With Sun Day, the stakes are arguably lower, no one’s digital identity is at risk from faulty UV readings, but the pattern raises questions about how indie developers balance rapid iteration with user trust.
Sun Day lands in a broader wave of wellness tech that focuses on self-quantification and DIY health monitoring. From step counters to sleep trackers to heart rate monitors, consumers today want to understand their bodies better, often outside of clinical settings.
Vitamin D is an especially ripe topic. Studies have shown widespread deficiencies linked to lifestyle changes, indoor work, sunscreen use, and geographic factors. While a smartphone app can’t replace blood tests or professional advice, it can help users become more mindful of their habits and environmental factors.
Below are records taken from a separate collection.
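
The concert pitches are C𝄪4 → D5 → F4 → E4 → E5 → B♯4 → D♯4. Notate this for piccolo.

C##3 D4 F3 E3 E4 B#3 D#3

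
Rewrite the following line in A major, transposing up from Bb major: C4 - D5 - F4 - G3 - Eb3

Bb major to A major up is a major seventh, so every note moves up by that interval.
C4 becomes B4
D5 becomes C#6
F4 becomes E5
G3 becomes F#4
Eb3 becomes D4

B4 C#6 E5 F#4 D4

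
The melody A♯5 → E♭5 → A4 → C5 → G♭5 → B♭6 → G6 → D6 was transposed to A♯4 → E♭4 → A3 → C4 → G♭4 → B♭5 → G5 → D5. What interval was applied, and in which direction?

From A#5 to A#4 is 8 letter names — an octave of some quality.
A#4 to A#5 is 12 semitones, which makes it a perfect octave; the second version is lower, so the direction is down.
Checking another pair — D6 → D5 — gives the same interval.

down a perfect octave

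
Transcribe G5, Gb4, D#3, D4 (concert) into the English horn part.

The English horn sounds a perfect fifth below written, so the written part must be a perfect fifth above concert — transpose each note up.
G5 becomes D6
Gb4 becomes Db5
D#3 becomes A#3
D4 becomes A4

D6 Db5 A#3 A4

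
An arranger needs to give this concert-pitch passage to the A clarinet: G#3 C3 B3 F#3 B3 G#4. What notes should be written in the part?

Written C4 sounds as A3 on the A clarinet, so concert pitches are written a minor third up.
G#3 → B3
C3 → Eb3
B3 → D4
F#3 → A3
B3 → D4
G#4 → B4

B3 Eb3 D4 A3 D4 B4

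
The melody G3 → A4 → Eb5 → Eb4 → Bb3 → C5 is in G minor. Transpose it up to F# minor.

G minor to F# minor up is a major seventh, so every note moves up by that interval.
G3 gives F#4
A4 gives G#5
Eb5 gives D6
Eb4 gives D5
Bb3 gives A4
C5 gives B5

F#4 G#5 D6 D5 A4 B5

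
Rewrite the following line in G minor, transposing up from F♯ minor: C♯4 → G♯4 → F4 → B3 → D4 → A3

From F♯ up to G is a minor second; apply that to each pitch.
C#4 becomes D4
G#4 becomes A4
F4 becomes Gb4
B3 becomes C4
D4 becomes Eb4
A3 becomes Bb3

D4 A4 Gb4 C4 Eb4 Bb3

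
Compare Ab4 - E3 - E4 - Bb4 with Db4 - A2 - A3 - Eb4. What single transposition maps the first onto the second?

down a perfect fifth

Take the first pair: Ab4 → Db4. A to D spans 5 letter names, so the interval is some kind of fifth.
Db4 to Ab4 is 7 semitones, which makes it a perfect fifth; the second version is lower, so the direction is down.
Checking another pair — Bb4 → Eb4 — gives the same interval.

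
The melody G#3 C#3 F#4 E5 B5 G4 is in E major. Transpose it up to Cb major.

Eb4 Ab3 Db5 Cb6 Gb6 Ebb5

E major to Cb major up is a diminished sixth, so every note moves up by that interval.
G#3 -> Eb4
C#3 -> Ab3
F#4 -> Db5
E5 -> Cb6
B5 -> Gb6
G4 -> Ebb5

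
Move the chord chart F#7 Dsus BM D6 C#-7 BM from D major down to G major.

B7 Gsus EM G6 F#-7 EM

D major down to G major is a perfect fifth; each chord root moves by that interval while the quality stays the same.
F#7: root F# down a perfect fifth → B, giving B7.
Dsus: root D down a perfect fifth → G, giving Gsus.
BM: root B down a perfect fifth → E, giving EM.
D6: root D down a perfect fifth → G, giving G6.
C#-7: root C# down a perfect fifth → F#, giving F#-7.
BM: root B down a perfect fifth → E, giving EM.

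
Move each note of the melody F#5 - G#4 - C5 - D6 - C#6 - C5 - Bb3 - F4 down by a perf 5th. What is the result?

B4 C#4 F4 G5 F#5 F4 Eb3 Bb3

F#5: a fifth down reaches B, and 7 semitones makes it B4.
G#4 down a perfect fifth is C#4.
C5 down a perfect fifth is F4.
D6: a fifth down reaches G, and 7 semitones makes it G5.
C#6 down a perfect fifth is F#5.
A perfect fifth down from C5 gives F4.
Bb3 down a perfect fifth is Eb3.
F4: a fifth down reaches B, and 7 semitones makes it Bb3.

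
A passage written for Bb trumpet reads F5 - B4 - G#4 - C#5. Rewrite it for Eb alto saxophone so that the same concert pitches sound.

C6 F#5 D#5 G#5

First find concert pitch: the Bb trumpet sounds a major second below written, so F5 B4 G#4 C#5 sounds Eb5 A4 F#4 B4.
Then write for Eb alto saxophone: it sounds a major sixth below written, so the part must be a major sixth above concert.
Eb5 → C6
A4 → F#5
F#4 → D#5
B4 → G#5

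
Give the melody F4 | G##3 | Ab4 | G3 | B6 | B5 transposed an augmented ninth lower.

An augmented ninth down from F4 gives Ebb3.
An augmented ninth down from G##3 gives F#2.
Ab4: a ninth down reaches G, and 15 semitones makes it Gbb3.
G3 down an augmented ninth is Fb2.
An augmented ninth down from B6 gives Ab5.
B5 down an augmented ninth is Ab4.

Ebb3 F#2 Gbb3 Fb2 Ab5 Ab4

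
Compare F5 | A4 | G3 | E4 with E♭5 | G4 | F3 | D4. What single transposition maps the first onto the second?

From F5 to Eb5 is 2 letter names — a second of some quality.
Eb5 to F5 is 2 semitones, which makes it a major second; the second version is lower, so the direction is down.
Checking another pair — E4 → D4 — gives the same interval.

down a major second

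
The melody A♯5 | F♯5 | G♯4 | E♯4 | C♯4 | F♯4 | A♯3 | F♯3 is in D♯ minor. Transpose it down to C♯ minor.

G#5 E5 F#4 D#4 B3 E4 G#3 E3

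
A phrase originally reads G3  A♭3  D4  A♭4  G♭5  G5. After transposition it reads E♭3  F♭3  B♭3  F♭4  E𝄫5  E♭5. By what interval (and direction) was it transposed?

down a major third

Take the first pair: G3 → Eb3. G to E spans 3 letter names, so the interval is some kind of third.
Eb3 to G3 is 4 semitones, which makes it a major third; the second version is lower, so the direction is down.
Checking another pair — G5 → Eb5 — gives the same interval.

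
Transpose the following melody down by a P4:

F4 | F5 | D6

C4 C5 A5

F4 becomes C4
F5 becomes C5
D6 becomes A5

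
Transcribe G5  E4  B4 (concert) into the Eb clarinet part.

Written C4 sounds as Eb4 on the Eb clarinet, so concert pitches are written a minor third down.
G5 gives E5
E4 gives C#4
B4 gives G#4

E5 C#4 G#4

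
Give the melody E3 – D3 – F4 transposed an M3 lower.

A major third down from E3 gives C3.
D3: a third down reaches B, and 4 semitones makes it Bb2.
F4 down a major third is Db4.

C3 Bb2 Db4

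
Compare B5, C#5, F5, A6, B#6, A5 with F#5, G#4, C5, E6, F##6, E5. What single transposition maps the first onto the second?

down a perfect fourth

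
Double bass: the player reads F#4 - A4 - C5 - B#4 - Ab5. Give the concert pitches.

F#3 A3 C4 B#3 Ab4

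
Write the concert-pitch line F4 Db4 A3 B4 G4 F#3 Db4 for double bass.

The double bass sounds a perfect octave below written, so the written part must be a perfect octave above concert — transpose each note up.
F4 → F5
Db4 → Db5
A3 → A4
B4 → B5
G4 → G5
F#3 → F#4
Db4 → Db5

F5 Db5 A4 B5 G5 F#4 Db5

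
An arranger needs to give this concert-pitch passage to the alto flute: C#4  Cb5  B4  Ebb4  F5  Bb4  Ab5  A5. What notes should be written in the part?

The alto flute sounds a perfect fourth below written, so the written part must be a perfect fourth above concert — transpose each note up.
C#4 -> F#4
Cb5 -> Fb5
B4 -> E5
Ebb4 -> Abb4
F5 -> Bb5
Bb4 -> Eb5
Ab5 -> Db6
A5 -> D6

F#4 Fb5 E5 Abb4 Bb5 Eb5 Db6 D6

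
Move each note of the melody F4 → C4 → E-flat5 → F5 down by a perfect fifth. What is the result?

Bb3 F3 Ab4 Bb4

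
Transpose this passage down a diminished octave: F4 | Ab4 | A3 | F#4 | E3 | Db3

F4 to F#3
Ab4 to A3
A3 to A#2
F#4 to F##3
E3 to E#2
Db3 to D2

F#3 A3 A#2 F##3 E#2 D2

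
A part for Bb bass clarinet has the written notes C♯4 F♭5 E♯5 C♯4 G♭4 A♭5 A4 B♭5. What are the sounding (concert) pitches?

Written C4 on the Bb bass clarinet sounds as Bb2, a major ninth lower; apply that shift to every note.
C#4 -> B2
Fb5 -> Ebb4
E#5 -> D#4
C#4 -> B2
Gb4 -> Fb3
Ab5 -> Gb4
A4 -> G3
Bb5 -> Ab4

B2 Ebb4 D#4 B2 Fb3 Gb4 G3 Ab4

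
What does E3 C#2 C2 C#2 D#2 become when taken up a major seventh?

E3 -> D#4
C#2 -> B#2
C2 -> B2
C#2 -> B#2
D#2 -> C##3

D#4 B#2 B2 B#2 C##3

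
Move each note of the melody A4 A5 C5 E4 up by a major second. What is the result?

B4 B5 D5 F#4

A major second up from A4 gives B4.
A major second up from A5 gives B5.
A major second up from C5 gives D5.
A major second up from E4 gives F#4.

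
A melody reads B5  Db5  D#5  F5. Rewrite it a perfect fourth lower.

B5 gives F#5
Db5 gives Ab4
D#5 gives A#4
F5 gives C5

F#5 Ab4 A#4 C5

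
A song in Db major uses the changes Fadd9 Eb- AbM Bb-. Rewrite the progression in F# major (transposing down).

Db major down to F# major is a diminished sixth; each chord root moves by that interval while the quality stays the same.
Fadd9: root F down a diminished sixth → A#, giving A#add9.
Eb-: root Eb down a diminished sixth → G#, giving G#-.
AbM: root Ab down a diminished sixth → C#, giving C#M.
Bb-: root Bb down a diminished sixth → D#, giving D#-.

A#add9 G#- C#M D#-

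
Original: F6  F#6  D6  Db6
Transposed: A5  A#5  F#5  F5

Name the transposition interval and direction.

down a minor sixth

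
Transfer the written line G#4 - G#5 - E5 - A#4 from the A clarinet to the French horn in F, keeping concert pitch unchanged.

B#4 B#5 G#5 C##5

First find concert pitch: the A clarinet sounds a minor third below written, so G#4 G#5 E5 A#4 sounds E#4 E#5 C#5 F##4.
Then write for French horn in F: it sounds a perfect fifth below written, so the part must be a perfect fifth above concert.
E#4 → B#4
E#5 → B#5
C#5 → G#5
F##4 → C##5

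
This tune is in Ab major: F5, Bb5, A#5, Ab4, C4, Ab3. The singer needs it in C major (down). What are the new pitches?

A4 D5 C##5 C4 E3 C3

From Ab down to C is a minor sixth; apply that to each pitch.
F5 → A4
Bb5 → D5
A#5 → C##5
Ab4 → C4
C4 → E3
Ab3 → C3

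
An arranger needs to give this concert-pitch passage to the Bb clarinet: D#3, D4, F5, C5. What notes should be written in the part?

The Bb clarinet sounds a major second below written, so the written part must be a major second above concert — transpose each note up.
D#3 becomes E#3
D4 becomes E4
F5 becomes G5
C5 becomes D5

E#3 E4 G5 D5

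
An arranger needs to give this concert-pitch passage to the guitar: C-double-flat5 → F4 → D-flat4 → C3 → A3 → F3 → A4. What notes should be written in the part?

Written C4 sounds as C3 on the guitar, so concert pitches are written a perfect octave up.
Cbb5 becomes Cbb6
F4 becomes F5
Db4 becomes Db5
C3 becomes C4
A3 becomes A4
F3 becomes F4
A4 becomes A5

Cbb6 F5 Db5 C4 A4 F4 A5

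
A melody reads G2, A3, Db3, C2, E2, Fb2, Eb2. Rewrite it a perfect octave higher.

G3 A4 Db4 C3 E3 Fb3 Eb3

A perfect octave up from G2 gives G3.
A3 up a perfect octave is A4.
Db3 up a perfect octave is Db4.
A perfect octave up from C2 gives C3.
A perfect octave up from E2 gives E3.
Fb2 up a perfect octave is Fb3.
A perfect octave up from Eb2 gives Eb3.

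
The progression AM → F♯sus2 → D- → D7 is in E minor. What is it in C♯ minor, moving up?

E minor up to C♯ minor is a major sixth; each chord root moves by that interval while the quality stays the same.
AM: root A up a major sixth → F#, giving F#M.
F♯sus2: root F♯ up a major sixth → D#, giving D#sus2.
D-: root D up a major sixth → B, giving B-.
D7: root D up a major sixth → B, giving B7.

F#M D#sus2 B- B7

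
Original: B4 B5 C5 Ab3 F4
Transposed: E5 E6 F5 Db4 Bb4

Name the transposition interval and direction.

Take the first pair: B4 → E5. B to E spans 4 letter names, so the interval is some kind of fourth.
B4 to E5 is 5 semitones, which makes it a perfect fourth; the second version is higher, so the direction is up.
Checking another pair — F4 → Bb4 — gives the same interval.

up a perfect fourth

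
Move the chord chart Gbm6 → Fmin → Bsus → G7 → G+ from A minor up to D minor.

Cbm6 Bbmin Esus C7 C+

A minor up to D minor is a perfect fourth; each chord root moves by that interval while the quality stays the same.
Gbm6: root Gb up a perfect fourth → Cb, giving Cbm6.
Fmin: root F up a perfect fourth → Bb, giving Bbmin.
Bsus: root B up a perfect fourth → E, giving Esus.
G7: root G up a perfect fourth → C, giving C7.
G+: root G up a perfect fourth → C, giving C+.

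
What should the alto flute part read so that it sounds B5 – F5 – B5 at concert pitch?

Written C4 sounds as G3 on the alto flute, so concert pitches are written a perfect fourth up.
B5 -> E6
F5 -> Bb5
B5 -> E6

E6 Bb5 E6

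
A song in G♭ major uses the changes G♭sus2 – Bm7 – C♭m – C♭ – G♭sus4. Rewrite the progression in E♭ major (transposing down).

Ebsus2 G#m7 Abm Ab Ebsus4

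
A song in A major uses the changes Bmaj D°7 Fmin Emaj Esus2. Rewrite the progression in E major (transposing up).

F#maj A°7 Cmin Bmaj Bsus2

A major up to E major is a perfect fifth; each chord root moves by that interval while the quality stays the same.
Bmaj: root B up a perfect fifth → F#, giving F#maj.
D°7: root D up a perfect fifth → A, giving A°7.
Fmin: root F up a perfect fifth → C, giving Cmin.
Emaj: root E up a perfect fifth → B, giving Bmaj.
Esus2: root E up a perfect fifth → B, giving Bsus2.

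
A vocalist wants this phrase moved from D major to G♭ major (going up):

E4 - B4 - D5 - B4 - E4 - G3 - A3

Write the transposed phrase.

Ab4 Eb5 Gb5 Eb5 Ab4 Cb4 Db4

D major to G♭ major up is a diminished fourth, so every note moves up by that interval.
E4 becomes Ab4
B4 becomes Eb5
D5 becomes Gb5
B4 becomes Eb5
E4 becomes Ab4
G3 becomes Cb4
A3 becomes Db4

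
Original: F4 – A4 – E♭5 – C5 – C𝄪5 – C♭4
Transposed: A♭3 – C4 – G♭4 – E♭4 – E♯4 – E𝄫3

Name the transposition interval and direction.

down a major sixth

Take the first pair: F4 → Ab3. F to A spans 6 letter names, so the interval is some kind of sixth.
Ab3 to F4 is 9 semitones, which makes it a major sixth; the second version is lower, so the direction is down.
Checking another pair — Cb4 → Ebb3 — gives the same interval.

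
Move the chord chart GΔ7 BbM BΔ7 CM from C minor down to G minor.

DΔ7 FM F#Δ7 GM

C minor down to G minor is a perfect fourth; each chord root moves by that interval while the quality stays the same.
GΔ7: root G down a perfect fourth → D, giving DΔ7.
BbM: root Bb down a perfect fourth → F, giving FM.
BΔ7: root B down a perfect fourth → F#, giving F#Δ7.
CM: root C down a perfect fourth → G, giving GM.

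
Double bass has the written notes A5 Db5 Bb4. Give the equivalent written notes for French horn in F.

First find concert pitch: the double bass sounds a perfect octave below written, so A5 Db5 Bb4 sounds A4 Db4 Bb3.
Then write for French horn in F: it sounds a perfect fifth below written, so the part must be a perfect fifth above concert.
A4 → E5
Db4 → Ab4
Bb3 → F4

E5 Ab4 F4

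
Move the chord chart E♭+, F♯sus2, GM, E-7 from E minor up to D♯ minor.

E minor up to D♯ minor is a major seventh; each chord root moves by that interval while the quality stays the same.
E♭+: root E♭ up a major seventh → D, giving D+.
F♯sus2: root F♯ up a major seventh → E#, giving E#sus2.
GM: root G up a major seventh → F#, giving F#M.
E-7: root E up a major seventh → D#, giving D#-7.

D+ E#sus2 F#M D#-7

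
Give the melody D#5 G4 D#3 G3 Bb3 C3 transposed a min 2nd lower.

C##5 F#4 C##3 F#3 A3 B2

D#5 becomes C##5
G4 becomes F#4
D#3 becomes C##3
G3 becomes F#3
Bb3 becomes A3
C3 becomes B2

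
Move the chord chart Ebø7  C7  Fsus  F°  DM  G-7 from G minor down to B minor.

G minor down to B minor is a minor sixth; each chord root moves by that interval while the quality stays the same.
Ebø7: root Eb down a minor sixth → G, giving Gø7.
C7: root C down a minor sixth → E, giving E7.
Fsus: root F down a minor sixth → A, giving Asus.
F°: root F down a minor sixth → A, giving A°.
DM: root D down a minor sixth → F#, giving F#M.
G-7: root G down a minor sixth → B, giving B-7.

Gø7 E7 Asus A° F#M B-7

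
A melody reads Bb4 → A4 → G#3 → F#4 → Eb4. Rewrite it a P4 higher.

Eb5 D5 C#4 B4 Ab4

Bb4: a fourth up reaches E, and 5 semitones makes it Eb5.
A4 up a perfect fourth is D5.
A perfect fourth up from G#3 gives C#4.
A perfect fourth up from F#4 gives B4.
A perfect fourth up from Eb4 gives Ab4.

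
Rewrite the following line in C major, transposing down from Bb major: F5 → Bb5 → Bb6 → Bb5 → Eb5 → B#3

G4 C5 C6 C5 F4 C##3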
For developers, Sun Day offers inspiration on several levels:
For users, it’s a reminder that tech’s next wave may not come from massive platforms but from small, purpose-built tools emerging from hacker culture and indie labs. Sun Day is not a revolution in wellness tech, but it’s a fascinating glimpse into where Jack Dorsey’s mind is post-Twitter. It embodies a playful, iterative, and open-source spirit, blending tech curiosity with real-world usefulness. Whether it will catch on or fade into the long list of indie experiments, one thing is clear: Dorsey isn’t done building, and his next app may be just as unexpected. For app developers, Sun Day is both a case study and a challenge: What small but meaningful problem could you solve next?